Each week, a professional investor tells MoneyWeek where he’d put his money now. This week: Alistair Evans, partner, The Symphony Fund.

When it comes to investment, we’ve all heard the adage “don’t put all your eggs in one basket”. Harry Markowitz, a pioneer in the field of applying mathematics to the diversification puzzle, might well be disappointed to see one of the great mathematical breakthroughs of the 20th century distilled down to such a simple analogy. Having all your money in a single investment is by no means sensible.

However, diversification is about more than simply spreading your money across various ‘asset classes’. If naive diversification is the aim – that is, your goal is to lower the variance of the portfolio return (its volatility) – then this would probably meet that need. But in our view, this is more akin to gambling than investing.

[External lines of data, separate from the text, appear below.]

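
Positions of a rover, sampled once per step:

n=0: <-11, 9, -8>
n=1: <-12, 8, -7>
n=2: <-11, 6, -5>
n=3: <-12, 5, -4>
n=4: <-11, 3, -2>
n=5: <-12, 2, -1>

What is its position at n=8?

Step-to-step displacements: <-1, -1, +1>, <+1, -2, +2>, <-1, -1, +1>, <+1, -2, +2>, <-1, -1, +1> — a repeating cycle of length 2.
step 6: apply <+1, -2, +2> → <-11, 0, 1>
step 7: apply <-1, -1, +1> → <-12, -1, 2>
step 8: apply <+1, -2, +2> → <-11, -3, 4>

<-11, -3, 4>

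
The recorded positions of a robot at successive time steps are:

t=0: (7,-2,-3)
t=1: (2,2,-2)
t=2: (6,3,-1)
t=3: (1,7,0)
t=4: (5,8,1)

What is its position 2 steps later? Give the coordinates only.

Differencing gives (-5,+4,+1), (+4,+1,+1), (-5,+4,+1), (+4,+1,+1). This is the pattern (-5,+4,+1), (+4,+1,+1) repeated.
step 5: apply (-5,+4,+1) → (0,12,2)
step 6: apply (+4,+1,+1) → (4,13,3)

(4,13,3)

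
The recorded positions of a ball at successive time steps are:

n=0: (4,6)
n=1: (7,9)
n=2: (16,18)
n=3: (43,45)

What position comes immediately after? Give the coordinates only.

(124,126)

The jumps are (+3,+3), (+9,+9), (+27,+27) — a geometric progression with ratio 3.
step 4: (43,45) + (+81,+81) → (124,126)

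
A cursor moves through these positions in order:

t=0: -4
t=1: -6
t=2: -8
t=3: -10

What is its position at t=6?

Each step adds -2 to the position.
step 4: -10 − 2 → -12
step 5: -12 − 2 → -14
step 6: -14 − 2 → -16

-16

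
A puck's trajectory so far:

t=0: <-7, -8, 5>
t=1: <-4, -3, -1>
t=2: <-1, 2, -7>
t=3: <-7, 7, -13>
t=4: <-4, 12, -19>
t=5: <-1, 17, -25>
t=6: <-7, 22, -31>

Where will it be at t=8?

<-1, 32, -43>

The first coordinate repeats the cycle [-7, -4, -1] with period 3; step 8 mod 3 = 2, giving -1.
The second coordinate changes by +5 each step, so at step 8 it is -8 + 8·(5) = 32.
The third coordinate changes by -6 each step, so at step 8 it is 5 + 8·(-6) = -43.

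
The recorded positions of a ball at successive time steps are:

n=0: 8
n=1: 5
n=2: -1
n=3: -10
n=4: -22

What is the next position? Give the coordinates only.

-37

First differences are -3, -6, -9, -12; their common second difference is -3 (constant acceleration).
step 5: -22 − 15 → -37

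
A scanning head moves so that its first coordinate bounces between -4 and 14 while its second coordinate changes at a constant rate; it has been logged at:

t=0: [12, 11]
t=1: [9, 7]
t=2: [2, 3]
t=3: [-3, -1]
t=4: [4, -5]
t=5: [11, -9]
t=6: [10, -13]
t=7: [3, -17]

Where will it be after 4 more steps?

The first coordinate reflects between -4 and 14, moving 7 per step.
  step 8: 3 → -4
  step 9: -4 → 3
  step 10: 3 → 10
  step 11: 10 → 11
The second coordinate changes by -4 each step: at step 11 it is -33.

[11, -33]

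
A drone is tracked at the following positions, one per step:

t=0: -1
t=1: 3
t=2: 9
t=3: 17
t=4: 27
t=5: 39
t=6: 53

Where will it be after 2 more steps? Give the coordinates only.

87

First differences are +4, +6, +8, +10, +12, +14; their common second difference is +2 (constant acceleration).
step 7: 53 + 16 → 69
step 8: 69 + 18 → 87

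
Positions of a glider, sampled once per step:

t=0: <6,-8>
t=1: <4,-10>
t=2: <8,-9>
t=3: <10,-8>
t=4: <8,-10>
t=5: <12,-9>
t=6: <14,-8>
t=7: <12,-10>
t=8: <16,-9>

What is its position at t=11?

<20,-9>

Differencing gives <-2,-2>, <+4,+1>, <+2,+1>, <-2,-2>, <+4,+1>, <+2,+1>, <-2,-2>, <+4,+1>. This is the pattern <-2,-2>, <+4,+1>, <+2,+1> repeated.
step 9: apply <+2,+1> → <18,-8>
step 10: apply <-2,-2> → <16,-10>
step 11: apply <+4,+1> → <20,-9>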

Markowitz’s great breakthrough was in fact to discover the mathematical basis for combining uncorrelated assets so as to reduce portfolio risk, without sacrificing return. As Ray Dalio of huge hedge fund Bridgewater once explained: “If you get 15 uncorrelated return streams, you’ll improve your return to your risk by a factor of five. That means five times the return for the same amount of risk.” The key here is the word “uncorrelated”.

When fund managers build portfolios, anything that displays a correlation of 40% or more (ie, the assets move together for 40% or more of the time) is usually seen as statistically correlated. Anything under 40% is considered uncorrelated.

Equities and bonds, which form the basis of a portfolio for most investors, are statistically uncorrelated in the long term, hence the typical 60/40 basic split between the two. They are, however, just two return streams. Moreover, they can become highly correlated in periods of market stress – which is precisely when diversification is most necessary! Added to this, a 60% weighting to equities means that more than 80% of the portfolio’s risk lies in the stockmarket, which automatically renders your portfolio overwhelmingly ‘long the economy’, whether you like it or not.

What if there were a better way, one that could avoid the common event risk that so many portfolios suffered from in 2008 and may well suffer from in the near future? We believe that diversifying by ‘return drivers’, rather than asset classes, is the way to achieve true diversification. This is a term popularised by Michael Dever of Brandywine Asset Management. It refers to the primary underlying condition that drives the price of a market. Over the past decade or so, academics have discovered numerous ‘return drivers’, including those based on dividends, volatility, illiquidity and cash flow.

Fund marketers have launched hundreds of ‘smart beta‘ mutual funds and exchange-traded funds (ETFs), such as Vanguard’s VIG, which focuses on dividend growth, and PRF, which looks for stocks of companies with strong fundamentals. These aim to capture profits by exploiting these ‘return drivers’.

Dozens of such drivers can be identified across numerous markets, including commodities, stock indices, bonds and currencies. The Frankfurt-listed Global Growth (ISIN: AT0000A19PD7) exchange-traded instrument is a good example of a basket of uncorrelated strategies with broad diversification of markets traded.

Once you have identified a number of return drivers that are likely to persist in the future, you can design strategies to extract the returns. Combining these strategies can then produce returns that are not tied to global economic prosperity nor the overall economy, therefore delivering the uncorrelated returns investors really need. This is the fundamental basis of a truly diversified portfolio.